Едва ли, однако, подобного рода рассуждения В.А. Звегинцева отрицают всякую возможность отражения объективной действительности в значении слова. В.А. Звегинцев хочет только выдвинуть на первый план специфику семантической стороны слова, для чего ему и необходимо непосредственно связывать это значение слова с тем, что обычно называется системой языка. А что далеко не всякое значение слова является отражением действительности, это, конечно, должен признать и сам Т.П. Ломтев, поскольку ему, конечно, известны и такие слова, которые никакой действительности не отражают, а являются чистейшей ложью[86]. Все эти детали семантической теории не должны, однако, заслонять от нас основного тезиса, который мы здесь выдвигаем: лексика в смысловом отношении чрезвычайно валентна, в то время как математические обозначения либо вообще никакой валентности в себе не содержат, либо эта их валентность чисто количественная.
И вообще, соотношение между значением слова и тем понятием, которое выражается в данном слове, весьма сложно. Г.С. Клычков, правильно указав на ряд субъективистских решений этого вопроса в зарубежных системах операционализма, бихевиоризма, ситуативизма и вообще всякого буржуазного семантизма и неопозитивизма[87], совершенно правильно учитывает сложность соотношения понятия, функционального значения и предметной отраженности[88] в лексике, и тем самым, в языковой полисемии.
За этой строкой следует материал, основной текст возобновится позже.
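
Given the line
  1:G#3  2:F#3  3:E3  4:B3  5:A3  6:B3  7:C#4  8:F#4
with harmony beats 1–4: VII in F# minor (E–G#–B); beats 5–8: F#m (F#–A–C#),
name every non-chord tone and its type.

F#3 (beat 2) — passing tone; B3 (beat 6) — passing tone.

The harmony at that moment is E major triad (E, G#, B); F#3 is not a chord tone.
It is approached by step down from G#3 and left by step down to E3.
Step in, step out in the same direction — a passing tone.
The harmony at that moment is F# minor triad (F#, A, C#); B3 is not a chord tone.
It is approached by step up from A3 and left by step up to C#4.
Step in, step out in the same direction — a passing tone.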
Учение И. Трира и его группы о «
А.А. Уфимцева в специальной работе по английскому языку конкретно изучает эту многоплановость слова и его связанность вообще со всей системой данного языка[90], так что одноплановые и бескачественные акты полагания, которыми пользуются математики, оказываются здесь не только не применимыми, но просто непонятными и незначащими. М.М. Гухман, прекрасно понимающая тот замечательный вклад в языкознание, который был сделал В. Гумбольдтом[91], но в то же время весьма четко учитывающая как его собственный идеализм, так и разнообразные крайности лингвистики XX в., оказавшие весьма ощутительное влияние на виднейшего современного неогумбольдтианца Л. Вейсгербера, тоже глубоко разбирается в семантической сложности языка, решительно мешающей всякому отвлеченному математизму.